When I welcomed my third child in 2007, I was the owner of a new home health agency, with limited staff and limited budget.
Giving birth at 9:14 a.m. on Wednesday, Jan. 31 via cesarean section, I was answering scheduling calls by 12:30 p.m. and providing guidance to my staff as they came to visit me in the hospital. Discharged from the hospital on Sunday, it was clear that I had to return to work the next day.
As a small employer, I did not have the resources to pay both myself and a temporary employee to cover the essential functions I provided.
Two weeks later, I fell asleep at a red light. I woke up to concerned people pounding on my window; they thought I was having a medical emergency. My body was not ready to be back to work, and I needed to be home to bond with my daughter, but I had no choice. I couldn't be home, keep the company going and still have income.
The Family and Medical Leave Act, signed in 1993 by President Bill Clinton, applies to all public agencies, companies with 50 or more employees, and all public and private elementary and secondary schools. These employers must provide qualified employees up to 12 weeks of unpaid leave each year for childbirth/adoption, serious health conditions or to care for an immediate family member. This does not cover leave for solo entrepreneurs, small businesses, nor employees who have been at their workplace less than a year, even if their employer is eligible.
As our population ages, maternal and infant mortality rates continue to rival those of developing countries and the opioid crisis rages on, the need for guaranteed paid leave is clear. Most people agree that family should come first. No matter the ZIP code or employer, everyone should be able to bring home a new baby, care for their aging parents or heal from a serious illness without facing impending financial disaster, unemployment or both.
The United States is the only industrialized country that does not provide paid leave. The absence of federal-level policy for paid family leave forces workers to piece together any employer-provided leave such as sick days, holidays, vacation time, disability insurance and/or paid or unpaid leave to deal with personal or family health problems. Many low-income workers have no vacation, sick or other leave available.

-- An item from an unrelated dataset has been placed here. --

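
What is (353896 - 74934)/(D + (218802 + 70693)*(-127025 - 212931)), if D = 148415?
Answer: -278962/98415413805 ≈ -2.8345e-6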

Instead of rest, we're forced to choose between our health and job security, with women of color and women of lower socioeconomic status disproportionately affected by this lack of guaranteed paid leave.
In the 2017 Kaiser Women's Health Survey, four in 10 working mothers said they must take time off work and stay at home when their children are sick, with 56% doing so unpaid. In comparison, only one in 10 men has the same responsibility.
In late 2018, Fort Wayne adopted a three-week paid parental leave policy for employees; it applies to both mothers and fathers and must be taken within the first 12 weeks following a birth or adoption.
While this is certainly better than no paid leave, it barely scratches the surface on why employees need guaranteed paid leave. This needs to be expanded to include the various roles women (and men) play as caregivers, patients and employees.
Mothers without guaranteed paid leave are faced with choices: go to work after the birth of a child before their body is ready, face unemployment and/or financial ruin, or accept public assistance. Women are also more likely than their male counterparts to be the caregiver for aging parents and immediate family illnesses. Lack of guaranteed paid leave also negatively affects those with mental illness and prevents them from maintaining employment while receiving appropriate treatment and intervention.
This is unacceptable.
What can you do? Contact your senators and representatives to tell them you support guaranteed paid leave for all Hoosiers. Tell them your stories: when paid leave would have allowed you to appropriately care for your family, recover from illness or childbirth, or get treatment you needed to come back to work well.
We can and must do better.
Anne Marie Labenberg, a registered nurse, is the founder and president of RAISE Consulting.